HP, Sony, Philips Electronics, Matsushita Electric Industrial, Samsung Electronics, InterTrust Technologies and News's Twentieth Century Fox Film have joined the Coral Consortium, which will seek to establish a framework -- or as the group describes it, a new technology layer -- to allow consumers to play digital audio and video content regardless of the service provider or the device.
But notably absent from the list of Coral members are three of the market's biggest players: Microsoft, RealNetworks and Apple Computer, which produces the iPod and iTunes Music Store, the market's dominant digital music player and online music service, respectively.
Though establishing a group seeking interoperability is an important first step, compatibility between DRM systems isn't going to happen any time soon, according to senior analyst with Jupiter Research, Mark Mulligan.

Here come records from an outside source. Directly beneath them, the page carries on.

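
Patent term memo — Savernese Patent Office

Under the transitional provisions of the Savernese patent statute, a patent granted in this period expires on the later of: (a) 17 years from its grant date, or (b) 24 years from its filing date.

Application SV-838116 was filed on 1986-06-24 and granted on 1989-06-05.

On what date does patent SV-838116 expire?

(a) grant + 17 years → 5 June 2006.
(b) filing + 24 years → 24 June 2010.
Later of the two: 24 June 2010.

2010-06-24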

"What could Apple have to gain by making iPod and iTunes interoperable with other devices and content on the market? A symbiotic relationship is absolutely essential for Apple to sell its iPod device, which is very important to the company now. Selling and organising music through iTunes is more of a value-add for selling iPod," he said.
Apple's FairPlay system does not support the DRM technology used by other services, like Microsoft's Windows Media Audio and RealNetworks' Helix technology. In July, against Apple's wishes and amid threats of legal action, RealNetworks released the beta version of its Harmony technology to enable users to play tracks on 70 music player devices, including iPod.
"On the supply side, there is widespread enthusiasm for interoperability," Mulligan said. "But there is resistance from Microsoft. I can understand that Microsoft and Apple don't want to concede any ground. Apple is very strong in the market with iPod but they do run the danger of becoming a trendy niche player -- much as Apple's operating system did against Windows and the PC -- if they don't pick the right time to become more open. Something will have to move."
Mulligan said a big consumer backlash would come against technology and music companies as the consumption of digital content became more mainstream. "I think such a backlash could come as early as the beginning of next year, when people start to try and use the iPods and other digital players they received at Christmas as presents, only to realise for the first time the constraints that exist. For example, that a lot of the music and video they already have can't be played on their new devices," he said.
The fact that Sony has joined Coral is a sign that changes are coming within the industry, Mulligan said. "Sony has traditionally been very closed, so this is quite a sea shift for them. But iPod has stolen a lot of Sony's traditional ground in the market, and Sony has realised that if they are going to creep towards the mainstream, they must have some interoperability."
When it comes to how interoperability actually comes into practice, the industry will most likely begin relying on cross-licensing agreements rather than an industry standard, which will then be followed by firmware updates for devices, Mulligan said.
Until that process begins, groups like Coral are also pushing for industry standards.
Though Microsoft, Apple and RealNetworks have not yet joined Coral, the door is open for them to do so, said Caroline Kamerbeek of Philips' intellectual property and standards division. "Philips hopes that as many companies as possible will join Coral because it is important to have many partners. The key to driving the market forward is interoperability and it is very important to the end user," she said.